Municipality of Lüganuse wants to move Soviet-era memorials to one site | New


The rural municipality of Lüganuse in the county of Ida-Viru says that the location should be in a remote place in the forest, but at the same time no further progress can be made without the help of the State.

Marja-Liisa Veiser, district dean of Lüganuse, told ETV’s “Aktuaalne kaamera” (AK) news program on Wednesday: “There are still a lot of things to sort out. I would also like more clarity and assistance from the state, as the official position is that symbols of occupation should not be in public space.”

“Since we have the tomb of the Küttejõu brothers (Küttejõu vennashaud, Küttejõu Küttejõu is a district under the jurisdiction of the municipality – editor’s note) which is not essentially in a public space but rather located inside the forest, the the most reasonable thing would be if we could move a memorial stone that is on private property there, as well as the statue in the school park in Lüganuse, and rebury those remains there,” Veiser continued.

Sarkis Tatevosjan, owner of the private land referred to, told AK that: “If it is done with dignity, respecting the memory of the dead and burying them with respect, then in my opinion it is possible. However, this should not be how it happened in Rakvere, where a mass grave was dug with a bulldozer, because I think this approach is unacceptable.”

The Küttejõu site is a mass grave (see gallery above) containing the remains of bomber crews and other servicemen who fell during World War II; the stone memorial on private property is located nearby on Vabaduse 8, in the town of Kiviõli.

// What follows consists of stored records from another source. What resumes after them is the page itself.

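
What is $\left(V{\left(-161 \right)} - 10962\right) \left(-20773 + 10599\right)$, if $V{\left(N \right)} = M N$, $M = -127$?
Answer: $-96500390$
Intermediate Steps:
$V{\left(N \right)} = - 127 N$
$\left(V{\left(-161 \right)} - 10962\right) \left(-20773 + 10599\right) = \left(\left(-127\right) \left(-161\right) - 10962\right) \left(-20773 + 10599\right) = \left(20447 - 10962\right) \left(-10174\right) = 9485 \left(-10174\right) = -96500390$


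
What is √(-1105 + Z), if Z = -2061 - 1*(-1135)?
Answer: I*√2031 ≈ 45.067*I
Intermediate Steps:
Z = -926 (Z = -2061 + 1135 = -926)
√(-1105 + Z) = √(-1105 - 926) = √(-2031) = I*√2031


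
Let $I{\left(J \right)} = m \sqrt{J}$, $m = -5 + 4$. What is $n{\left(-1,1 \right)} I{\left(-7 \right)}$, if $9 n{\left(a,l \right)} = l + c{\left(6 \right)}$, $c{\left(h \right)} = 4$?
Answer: $- \frac{5 i \sqrt{7}}{9} \approx - 1.4699 i$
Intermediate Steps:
$m = -1$
$n{\left(a,l \right)} = \frac{4}{9} + \frac{l}{9}$ ($n{\left(a,l \right)} = \frac{l + 4}{9} = \frac{4 + l}{9} = \frac{4}{9} + \frac{l}{9}$)
$I{\left(J \right)} = - \sqrt{J}$
$n{\left(-1,1 \right)} I{\left(-7 \right)} = \left(\frac{4}{9} + \frac{1}{9} \cdot 1\right) \left(- \sqrt{-7}\right) = \left(\frac{4}{9} + \frac{1}{9}\right) \left(- i \sqrt{7}\right) = \frac{5 \left(- i \sqrt{7}\right)}{9} = - \frac{5 i \sqrt{7}}{9}$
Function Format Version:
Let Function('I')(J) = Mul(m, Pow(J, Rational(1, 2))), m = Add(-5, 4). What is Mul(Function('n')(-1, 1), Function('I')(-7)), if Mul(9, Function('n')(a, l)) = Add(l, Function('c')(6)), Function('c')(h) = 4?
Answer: Mul(Rational(-5, 9), I, Pow(7, Rational(1, 2))) ≈ Mul(-1.4699, I)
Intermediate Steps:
m = -1
Function('n')(a, l) = Add(Rational(4, 9), Mul(Rational(1, 9), l)) (Function('n')(a, l) = Mul(Rational(1, 9), Add(l, 4)) = Mul(Rational(1, 9), Add(4, l)) = Add(Rational(4, 9), Mul(Rational(1, 9), l)))
Function('I')(J) = Mul(-1, Pow(J, Rational(1, 2)))
Mul(Function('n')(-1, 1), Function('I')(-7)) = Mul(Add(Rational(4, 9), Mul(Rational(1, 9), 1)), Mul(-1, Pow(-7, Rational(1, 2)))) = Mul(Add(Rational(4, 9), Rational(1, 9)), Mul(-1, Mul(I, Pow(7, Rational(1, 2))))) = Mul(Rational(5, 9), Mul(-1, I, Pow(7, Rational(1, 2)))) = Mul(Rational(-5, 9), I, Pow(7, Rational(1, 2)))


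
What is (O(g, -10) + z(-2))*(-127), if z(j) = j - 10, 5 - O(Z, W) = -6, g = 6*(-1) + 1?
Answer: 127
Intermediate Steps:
g = -5 (g = -6 + 1 = -5)
O(Z, W) = 11 (O(Z, W) = 5 - 1*(-6) = 5 + 6 = 11)
z(j) = -10 + j
(O(g, -10) + z(-2))*(-127) = (11 + (-10 - 2))*(-127) = (11 - 12)*(-127) = -1*(-127) = 127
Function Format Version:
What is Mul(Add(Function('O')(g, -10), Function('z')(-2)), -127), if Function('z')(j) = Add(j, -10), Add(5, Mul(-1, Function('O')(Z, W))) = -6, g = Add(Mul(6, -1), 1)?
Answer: 127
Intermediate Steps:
g = -5 (g = Add(-6, 1) = -5)
Function('O')(Z, W) = 11 (Function('O')(Z, W) = Add(5, Mul(-1, -6)) = Add(5, 6) = 11)
Function('z')(j) = Add(-10, j)
Mul(Add(Function('O')(g, -10), Function('z')(-2)), -127) = Mul(Add(11, Add(-10, -2)), -127) = Mul(Add(11, -12), -127) = Mul(-1, -127) = 127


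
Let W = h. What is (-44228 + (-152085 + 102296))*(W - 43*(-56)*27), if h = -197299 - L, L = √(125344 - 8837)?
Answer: 12436850811 + 94017*√116507 ≈ 1.2469e+10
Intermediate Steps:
L = √116507 ≈ 341.33
h = -197299 - √116507 ≈ -1.9764e+5
W = -197299 - √116507 ≈ -1.9764e+5
(-44228 + (-152085 + 102296))*(W - 43*(-56)*27) = (-44228 + (-152085 + 102296))*((-197299 - √116507) - 43*(-56)*27) = (-44228 - 49789)*((-197299 - √116507) + 2408*27) = -94017*((-197299 - √116507) + 65016) = -94017*(-132283 - √116507) = 12436850811 + 94017*√116507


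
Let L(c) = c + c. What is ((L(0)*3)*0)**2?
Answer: 0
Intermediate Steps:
L(c) = 2*c
((L(0)*3)*0)**2 = (((2*0)*3)*0)**2 = ((0*3)*0)**2 = (0*0)**2 = 0**2 = 0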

Tatevosjan said he had wanted to move the memorial stone (see also the gallery) in the past, but at the time opposed the government of the now defunct Kiviõli town (since the reforms administration of 2017).

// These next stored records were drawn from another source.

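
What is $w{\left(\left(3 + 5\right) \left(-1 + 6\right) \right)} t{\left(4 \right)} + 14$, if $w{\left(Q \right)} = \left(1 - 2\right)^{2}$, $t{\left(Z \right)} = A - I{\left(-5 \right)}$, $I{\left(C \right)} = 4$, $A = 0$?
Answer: $10$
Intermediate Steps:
$t{\left(Z \right)} = -4$ ($t{\left(Z \right)} = 0 - 4 = -4$)
$w{\left(Q \right)} = 1$ ($w{\left(Q \right)} = \left(-1\right)^{2} = 1$)
$w{\left(\left(3 + 5\right) \left(-1 + 6\right) \right)} t{\left(4 \right)} + 14 = 1 \left(-4\right) + 14 = -4 + 14 = 10$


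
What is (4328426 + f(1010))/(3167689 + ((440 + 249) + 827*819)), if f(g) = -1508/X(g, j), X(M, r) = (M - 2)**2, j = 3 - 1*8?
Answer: 1099489458439/976867045056 ≈ 1.1255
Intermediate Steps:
j = -5 (j = 3 - 8 = -5)
X(M, r) = (-2 + M)**2
f(g) = -1508/(-2 + g)**2
(4328426 + f(1010))/(3167689 + ((440 + 249) + 827*819)) = (4328426 - 1508/(-2 + 1010)**2)/(3167689 + ((440 + 249) + 827*819)) = (4328426 - 1508/1008**2)/(3167689 + (689 + 677313)) = (4328426 - 1508*1/1016064)/(3167689 + 678002) = (4328426 - 377/254016)/3845691 = (1099489458439/254016)*(1/3845691) = 1099489458439/976867045056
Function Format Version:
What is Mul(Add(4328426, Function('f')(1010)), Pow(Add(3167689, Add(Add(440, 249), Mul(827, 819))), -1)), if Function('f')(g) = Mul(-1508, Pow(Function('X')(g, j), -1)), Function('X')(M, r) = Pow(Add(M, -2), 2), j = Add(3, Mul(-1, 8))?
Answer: Rational(1099489458439, 976867045056) ≈ 1.1255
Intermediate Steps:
j = -5 (j = Add(3, -8) = -5)
Function('X')(M, r) = Pow(Add(-2, M), 2)
Function('f')(g) = Mul(-1508, Pow(Add(-2, g), -2)) (Function('f')(g) = Mul(-1508, Pow(Pow(Add(-2, g), 2), -1)) = Mul(-1508, Pow(Add(-2, g), -2)))
Mul(Add(4328426, Function('f')(1010)), Pow(Add(3167689, Add(Add(440, 249), Mul(827, 819))), -1)) = Mul(Add(4328426, Mul(-1508, Pow(Add(-2, 1010), -2))), Pow(Add(3167689, Add(Add(440, 249), Mul(827, 819))), -1)) = Mul(Add(4328426, Mul(-1508, Pow(1008, -2))), Pow(Add(3167689, Add(689, 677313)), -1)) = Mul(Add(4328426, Mul(-1508, Rational(1, 1016064))), Pow(Add(3167689, 678002), -1)) = Mul(Add(4328426, Rational(-377, 254016)), Pow(3845691, -1)) = Mul(Rational(1099489458439, 254016), Rational(1, 3845691)) = Rational(1099489458439, 976867045056)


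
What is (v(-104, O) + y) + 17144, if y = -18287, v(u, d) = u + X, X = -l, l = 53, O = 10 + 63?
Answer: -1300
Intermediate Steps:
O = 73
X = -53 (X = -1*53 = -53)
v(u, d) = -53 + u (v(u, d) = u - 53 = -53 + u)
(v(-104, O) + y) + 17144 = ((-53 - 104) - 18287) + 17144 = (-157 - 18287) + 17144 = -18444 + 17144 = -1300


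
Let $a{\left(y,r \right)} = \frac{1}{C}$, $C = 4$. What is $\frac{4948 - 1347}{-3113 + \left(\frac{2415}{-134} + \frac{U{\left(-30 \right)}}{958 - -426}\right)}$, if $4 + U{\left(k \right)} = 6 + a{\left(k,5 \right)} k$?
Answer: $- \frac{667827056}{580667625} \approx -1.1501$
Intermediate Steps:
$a{\left(y,r \right)} = \frac{1}{4}$
$U{\left(k \right)} = 2 + \frac{k}{4}$ ($U{\left(k \right)} = -4 + \left(6 + \frac{k}{4}\right) = 2 + \frac{k}{4}$)
$\frac{4948 - 1347}{-3113 + \left(\frac{2415}{-134} + \frac{U{\left(-30 \right)}}{958 - -426}\right)} = \frac{4948 - 1347}{-3113 + \left(\frac{2415}{-134} + \frac{2 + \frac{1}{4} \left(-30\right)}{958 - -426}\right)} = \frac{3601}{-3113 + \left(2415 \left(- \frac{1}{134}\right) + \frac{2 - \frac{15}{2}}{958 + 426}\right)} = \frac{3601}{-3113 - \left(\frac{2415}{134} + \frac{11}{2 \cdot 1384}\right)} = \frac{3601}{-3113 - \frac{3343097}{185456}} = \frac{3601}{- \frac{580667625}{185456}} = 3601 \left(- \frac{185456}{580667625}\right) = - \frac{667827056}{580667625}$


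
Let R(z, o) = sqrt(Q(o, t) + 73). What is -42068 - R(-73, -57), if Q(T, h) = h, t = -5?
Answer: -42068 - 2*sqrt(17) ≈ -42076.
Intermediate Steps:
R(z, o) = 2*sqrt(17) (R(z, o) = sqrt(-5 + 73) = sqrt(68) = 2*sqrt(17))
-42068 - R(-73, -57) = -42068 - 2*sqrt(17)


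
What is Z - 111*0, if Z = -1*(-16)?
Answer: 16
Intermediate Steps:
Z = 16
Z - 111*0 = 16 - 111*0 = 16 + 0 = 16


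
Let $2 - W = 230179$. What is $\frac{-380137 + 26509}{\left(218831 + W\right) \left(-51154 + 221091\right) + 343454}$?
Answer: $\frac{8037}{43812767} \approx 0.00018344$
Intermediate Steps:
$W = -230177$ ($W = 2 - 230179 = -230177$)
$\frac{-380137 + 26509}{\left(218831 + W\right) \left(-51154 + 221091\right) + 343454} = \frac{-380137 + 26509}{\left(218831 - 230177\right) \left(-51154 + 221091\right) + 343454} = - \frac{353628}{\left(-11346\right) 169937 + 343454} = - \frac{353628}{-1928105202 + 343454} = - \frac{353628}{-1927761748} = \left(-353628\right) \left(- \frac{1}{1927761748}\right) = \frac{8037}{43812767}$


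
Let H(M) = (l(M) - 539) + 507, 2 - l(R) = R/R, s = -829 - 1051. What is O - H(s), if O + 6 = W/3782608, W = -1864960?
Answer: 5793765/236413 ≈ 24.507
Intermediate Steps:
O = -1535038/236413 (O = -6 - 1864960/3782608 = -6 - 1864960*1/3782608 = -6 - 116560/236413 = -1535038/236413 ≈ -6.4930)
s = -1880
l(R) = 1 (l(R) = 2 - R/R = 2 - 1*1 = 2 - 1 = 1)
H(M) = -31 (H(M) = (1 - 539) + 507 = -538 + 507 = -31)
O - H(s) = -1535038/236413 - 1*(-31) = -1535038/236413 + 31 = 5793765/236413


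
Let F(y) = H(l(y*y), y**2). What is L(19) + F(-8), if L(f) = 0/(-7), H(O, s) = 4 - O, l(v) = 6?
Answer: -2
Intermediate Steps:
F(y) = -2 (F(y) = 4 - 1*6 = 4 - 6 = -2)
L(f) = 0 (L(f) = 0*(-1/7) = 0)
L(19) + F(-8) = 0 - 2 = -2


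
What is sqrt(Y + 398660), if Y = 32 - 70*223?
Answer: 7*sqrt(7818) ≈ 618.94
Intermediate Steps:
Y = -15578 (Y = 32 - 15610 = -15578)
sqrt(Y + 398660) = sqrt(-15578 + 398660) = sqrt(383082) = 7*sqrt(7818)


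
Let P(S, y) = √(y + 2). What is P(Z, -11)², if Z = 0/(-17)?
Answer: -9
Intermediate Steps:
Z = 0 (Z = 0*(-1/17) = 0)
P(S, y) = √(2 + y)
P(Z, -11)² = (√(2 - 11))² = (√(-9))² = (3*I)² = -9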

A local resident, Kalev Piilberg, said the people whose ancestral homes were bombed by the planes piloted by those buried in Küttejõu, and their comrades, would also be happy with the transfer of the stone from Kiviõli as proposed by Tatevosjan. .

Piilberg told AK that: “There is a plinth at Küttejõu’s grave, where the stone could be placed. It could be moved there and laid well, then it won’t be an eyesore in the cityscape.”

Russia’s invasion of Ukraine from February 24 has drawn public attention to the issue of Soviet-era memorials, with several high-profile moves or removals across the country.

In Ida-Viru county, many of whose towns are predominantly Russian-speaking, the issue is particularly thorny, and the removal and relocation of a Soviet-made T-34 tank from its pedestal just north of Narva to the national war museum just outside Tallinn, had to take place under tight security conditions.

According to the current law, if a memorial to which no human remains are associated or buried nearby falls under the jurisdiction of the local authority, the presence of human remains or war graves falls under the responsibility of the State, via the War Graves Commission, in turn under the auspices of the War Museum and eventually the Ministry of Defence.

The huge volume of sites in question across Estonia, however, led to a bottleneck in the works, but, conversely, in the case of the Narva reservoir, the state had to intervene after the government local rigged the question.